BOGOTA, COLOMBIA. I was so proud. Gen. Ruiz said that what the Colombian Army really needs to defeat the guerrillas are more helicopters. As the only Nutmegger in our Witness for Peace delegation, I could brag that they're made in Stratford, just 20 miles from our house.

But wait. The law says U.S. helicopters are only to be used for spraying coca plants, not fighting a civil war. Such nuances mean little to generals, however. Their job is to smash leftist insurgents, and helicopters help a lot. Besides, President Bush is busy deleting that inconvenient prohibition. Before long the army will be able to focus its full attention on making Colombia safe for world capitalism.

Besides, no one here believes that spraying coca is effective anyway. It's just a sop to gringo politicians. On Yanqui streets, cocaine has never been cheaper, purer, or more plentiful. And on sprayed farms, ironically, the coca grows back within a few months, while the corn, yucca, plantains, and other subsistence foods take years to recover. As do streams, fish, and wells. Campesinos unwilling to put up with these annoyances push farther into the jungle, clearcutting more forest and animal habitat. Coca is easy to grow, so they get a new crop soon.
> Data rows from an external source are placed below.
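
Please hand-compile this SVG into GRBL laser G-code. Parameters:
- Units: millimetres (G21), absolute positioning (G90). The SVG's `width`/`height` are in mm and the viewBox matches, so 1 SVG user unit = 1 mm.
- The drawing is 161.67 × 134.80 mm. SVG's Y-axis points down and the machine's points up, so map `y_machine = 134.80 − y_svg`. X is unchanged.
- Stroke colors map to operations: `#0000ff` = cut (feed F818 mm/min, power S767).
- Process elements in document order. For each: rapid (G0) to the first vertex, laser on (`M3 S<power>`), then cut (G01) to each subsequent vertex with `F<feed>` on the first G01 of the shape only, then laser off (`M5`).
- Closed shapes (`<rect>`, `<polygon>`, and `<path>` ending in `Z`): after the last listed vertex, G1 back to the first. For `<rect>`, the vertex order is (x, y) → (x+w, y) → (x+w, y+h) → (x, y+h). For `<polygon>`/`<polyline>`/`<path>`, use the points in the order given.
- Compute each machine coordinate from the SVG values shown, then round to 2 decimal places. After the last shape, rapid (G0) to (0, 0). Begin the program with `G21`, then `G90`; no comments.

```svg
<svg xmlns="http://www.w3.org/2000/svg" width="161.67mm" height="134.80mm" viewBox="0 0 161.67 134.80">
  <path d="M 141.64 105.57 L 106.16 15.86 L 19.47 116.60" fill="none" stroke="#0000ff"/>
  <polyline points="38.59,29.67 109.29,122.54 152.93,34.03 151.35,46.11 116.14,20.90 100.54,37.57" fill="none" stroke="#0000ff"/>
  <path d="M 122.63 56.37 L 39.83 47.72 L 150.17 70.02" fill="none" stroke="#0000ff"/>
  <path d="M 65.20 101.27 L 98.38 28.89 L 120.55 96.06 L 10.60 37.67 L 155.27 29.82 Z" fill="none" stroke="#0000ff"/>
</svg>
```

G21
G90
G0 X141.64 Y29.23
M3 S767
G01 X106.16 Y118.94 F818
G01 X19.47 Y18.20
M5
G0 X38.59 Y105.13
M3 S767
G01 X109.29 Y12.26 F818
G01 X152.93 Y100.77
G01 X151.35 Y88.69
G01 X116.14 Y113.90
G01 X100.54 Y97.23
M5
G0 X122.63 Y78.43
M3 S767
G01 X39.83 Y87.08 F818
G01 X150.17 Y64.78
M5
G0 X65.20 Y33.53
M3 S767
G01 X98.38 Y105.91 F818
G01 X120.55 Y38.74
G01 X10.60 Y97.13
G01 X155.27 Y104.98
G01 X65.20 Y33.53
M5
G0 X0.00 Y0.00

viewBox `0 0 161.67 134.80` with mm width/height → 1 unit = 1 mm. Flip: y_m = 134.80 − y_svg.

**Shape 1** — `<path>` open polyline, stroke `#0000ff` → cut (S767, F818). Machine vertices: (141.64,29.23) → (106.16,118.94) → (19.47,18.20). Open path.

**Shape 2** — `<polyline>` open polyline, stroke `#0000ff` → cut (S767, F818). Machine vertices: (38.59,105.13) → (109.29,12.26) → (152.93,100.77) → (151.35,88.69) → (116.14,113.90) → (100.54,97.23). Open path.

**Shape 3** — `<path>` open polyline, stroke `#0000ff` → cut (S767, F818). Machine vertices: (122.63,78.43) → (39.83,87.08) → (150.17,64.78). Open path.

**Shape 4** — `<path>` closed polygon, stroke `#0000ff` → cut (S767, F818). Machine vertices: (65.20,33.53) → (98.38,105.91) → (120.55,38.74) → (10.60,97.13) → (155.27,104.98) → (65.20,33.53). Closed: final G1 returns to the first vertex.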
Meanwhile the real battle - over control of the Colombian economy - goes on unabated. Multinational corporations and local moguls have much at stake. Plan Colombia is designed to sustain them, as well as to provide a secure military and political base for the U.S. to infiltrate leftist Venezuela and, if need be, Ecuador. On the losing end of this war are labor unions, journalists, peasants, clergy, politicians, and the poor. Their leaders are murdered at a fearsome rate.
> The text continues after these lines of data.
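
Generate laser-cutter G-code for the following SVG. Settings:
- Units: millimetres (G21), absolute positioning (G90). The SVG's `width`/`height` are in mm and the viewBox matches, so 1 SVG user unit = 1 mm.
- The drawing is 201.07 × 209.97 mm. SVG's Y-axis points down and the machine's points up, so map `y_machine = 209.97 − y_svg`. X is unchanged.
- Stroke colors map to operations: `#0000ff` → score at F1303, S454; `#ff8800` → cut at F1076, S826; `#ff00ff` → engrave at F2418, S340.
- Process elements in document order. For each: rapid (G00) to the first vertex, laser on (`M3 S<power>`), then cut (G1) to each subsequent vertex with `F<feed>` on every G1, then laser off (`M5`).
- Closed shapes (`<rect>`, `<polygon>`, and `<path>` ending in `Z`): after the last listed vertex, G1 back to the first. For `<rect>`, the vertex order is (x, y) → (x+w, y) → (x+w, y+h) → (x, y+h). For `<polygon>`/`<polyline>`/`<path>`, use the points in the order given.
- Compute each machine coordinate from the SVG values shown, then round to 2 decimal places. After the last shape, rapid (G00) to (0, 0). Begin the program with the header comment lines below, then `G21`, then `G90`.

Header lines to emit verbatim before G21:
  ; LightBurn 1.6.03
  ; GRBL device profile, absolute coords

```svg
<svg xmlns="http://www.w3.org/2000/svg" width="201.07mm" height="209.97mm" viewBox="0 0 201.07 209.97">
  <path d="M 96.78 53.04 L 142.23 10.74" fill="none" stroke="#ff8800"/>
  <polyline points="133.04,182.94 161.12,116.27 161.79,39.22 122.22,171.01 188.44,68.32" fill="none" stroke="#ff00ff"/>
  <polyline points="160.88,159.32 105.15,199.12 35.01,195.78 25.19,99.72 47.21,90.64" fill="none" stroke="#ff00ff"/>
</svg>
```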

Most of these murders never get seriously investigated, since the victims are largely folks whom the government, the corporations or the drug traffickers want rubbed out. Prosecutors are savvy enough not to get involved.

Chief among the murderers are paramilitary forces. Although responsible for the bulk of Colombia's atrocities, they avoid President Bush's wrath. Unlike the leftist guerrillas, these "paras" admit to a more fascist mindset. Thus the economic elite, both domestic and international, finds them useful. So does the army. The paras are paid to defend oil lines, destroy unions, chase peasants off valuable lands, and protect drug trafficking.

The guerrillas similarly fund themselves through protecting drug traffickers, but also add income from kidnap ransoms and oil company extortion. It's no longer clear how much these insurgents still pursue reformist ideology. They seem instead to aim at gaining political power by force of arms rather that through politics. That's somewhat understandable, however, since they have watched predecessors lay down their arms, organize politically, achieve strength, and get murdered.

But out in the hinterlands, all that people care about is peace. It's been 40 years. And everyone agrees that U.S. aid only makes the violence worse. All 13 mayors in hotly contested Putamayo province have come out against Plan Colombia for that very reason. Plus, a mayor in oil-devastated Arauca province told me to forget helicopters; just send a used fire truck (I'm looking). Local folks, as usual, never get to see any of that oil revenue. What they do get is environmental devastation, prostitution, and war.

The big winners in that war so far are Occidental Petroleum, Coca Cola, drug dealers, Harken Petroleum (one of Pres. Bush's favorite investments), and the countless other corporate beneficiaries of globalization. Plan Colombia is dandy for them. It also pleases "anti-terrorists," but unfortunately it has no effect on drug flow. Mostly it just accelerates murder rates and throws more of our money down the rat hole.